Легко сказать! Слабо завязанный хворост рассыпался; веревки, при соприкосновении с землей, развязались, раскрутились и змеями скользнули в траву. Рыцарь вытер пот со лба, кое-как (практически, наощупь) сгреб остатки злосчастной вязанки и тихонько (дабы не разбудить его? ее?) направился к костру.

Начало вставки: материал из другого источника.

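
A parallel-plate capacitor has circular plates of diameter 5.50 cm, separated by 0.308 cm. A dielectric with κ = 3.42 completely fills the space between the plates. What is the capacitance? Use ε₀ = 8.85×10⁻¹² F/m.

A = π(5.50/2 cm)² = 2.38×10⁻³ m².
C = κε₀A/d = 3.42 × 8.85×10⁻¹² × 2.38×10⁻³ / 3.08×10⁻³ = 2.33×10⁻¹¹ F.

23.3 pF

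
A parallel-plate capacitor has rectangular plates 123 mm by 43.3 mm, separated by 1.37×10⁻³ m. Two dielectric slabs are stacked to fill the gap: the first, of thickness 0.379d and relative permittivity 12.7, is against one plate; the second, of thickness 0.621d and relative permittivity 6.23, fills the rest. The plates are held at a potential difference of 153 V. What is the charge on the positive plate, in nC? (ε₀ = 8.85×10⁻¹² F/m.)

A = 123 × 43.3 mm² = 5.33×10⁻³ m².
Stacked slabs ⇒ two capacitors in series, each with the full plate area.
C₁ = κ₁ε₀A/d₁ = 12.7 × 8.85×10⁻¹² × 5.33×10⁻³ / 5.19×10⁻⁴ = 1.15×10⁻⁹ F.
C₂ = κ₂ε₀A/d₂ = 6.23 × 8.85×10⁻¹² × 5.33×10⁻³ / 8.51×10⁻⁴ = 3.45×10⁻¹⁰ F.
C = (1/C₁ + 1/C₂)⁻¹ = 2.66×10⁻¹⁰ F.
Q = CV = 2.66×10⁻¹⁰ × 153 = 4.06×10⁻⁸ C.

40.6 nC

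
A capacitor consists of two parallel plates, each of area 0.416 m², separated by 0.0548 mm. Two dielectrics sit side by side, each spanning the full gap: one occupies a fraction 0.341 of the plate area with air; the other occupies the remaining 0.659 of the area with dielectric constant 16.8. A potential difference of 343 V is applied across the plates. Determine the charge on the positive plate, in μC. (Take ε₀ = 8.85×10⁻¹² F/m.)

263 μC

Side-by-side slabs ⇒ two capacitors in parallel, each spanning the full gap.
C₁ = κ₁ε₀A₁/d = 1.00 × 8.85×10⁻¹² × 0.142 / 5.48×10⁻⁵ = 2.29×10⁻⁸ F.
C₂ = κ₂ε₀A₂/d = 16.8 × 8.85×10⁻¹² × 0.274 / 5.48×10⁻⁵ = 7.44×10⁻⁷ F.
C = C₁ + C₂ = 7.67×10⁻⁷ F.
Q = CV = 7.67×10⁻⁷ × 343 = 2.63×10⁻⁴ C.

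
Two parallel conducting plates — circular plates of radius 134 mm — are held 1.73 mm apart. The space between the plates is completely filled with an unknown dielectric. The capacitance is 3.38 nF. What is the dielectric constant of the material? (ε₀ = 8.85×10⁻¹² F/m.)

κ ≈ 11.7

A = π(134 mm)² = 5.64×10⁻² m².
κ = Cd/(ε₀A) = 3.38×10⁻⁹ × 1.73×10⁻³ / (8.85×10⁻¹² × 5.64×10⁻²) = 11.7.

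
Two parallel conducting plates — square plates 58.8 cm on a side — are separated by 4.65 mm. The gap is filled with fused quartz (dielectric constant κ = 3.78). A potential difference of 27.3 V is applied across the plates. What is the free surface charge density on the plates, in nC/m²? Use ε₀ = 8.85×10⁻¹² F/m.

196 nC/m²

A = (58.8 cm)² = 0.346 m².
C = κε₀A/d = 3.78 × 8.85×10⁻¹² × 0.346 / 4.65×10⁻³ = 2.49×10⁻⁹ F.
σ = Q/A = CV/A = 2.49×10⁻⁹ × 27.3 / 0.346 = 1.96×10⁻⁷ C/m².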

Когда Эгберт вновь ступил в световой круг, его ноздрей коснулся изумительный, превосходный, чудесный, потрясающий, неповторимый — словом, аппетитнейший аромат жареного мяса. «Наверно, так пахнет в раю», — простодушно подумал рыцарь и украдкой облизнулся.
А и впрямь — было, чем восторгаться. Хрустящие золотые кольца лука возлежали на овальном блюде, серебряном и очень массивном, поверх разложенных на нём ярких кружевных листьев салата. Сковорода больше не плевалась раскаленным жиром и не сдвигала набекрень тяжелую крышку, а тихо, по-змеиному, шипела на склонившегося к ней в три погибели отца Губерта. На что тот, однако, не обращал ни малейшего внимания.
Чуть поодаль, на гигантском пне, очевидно, не раз и не два служившему столом для местных обитателей, прелестная Люсинда расстилала кусок небеленого льна, старательно разглаживая лишние складки и складочки; расставляла серебряные тарелки и небольшие кубки. Их обрамлял узор из виноградных гроздьев, роль ягод в которых выполняли крупные, цвета первой листвы, бериллы.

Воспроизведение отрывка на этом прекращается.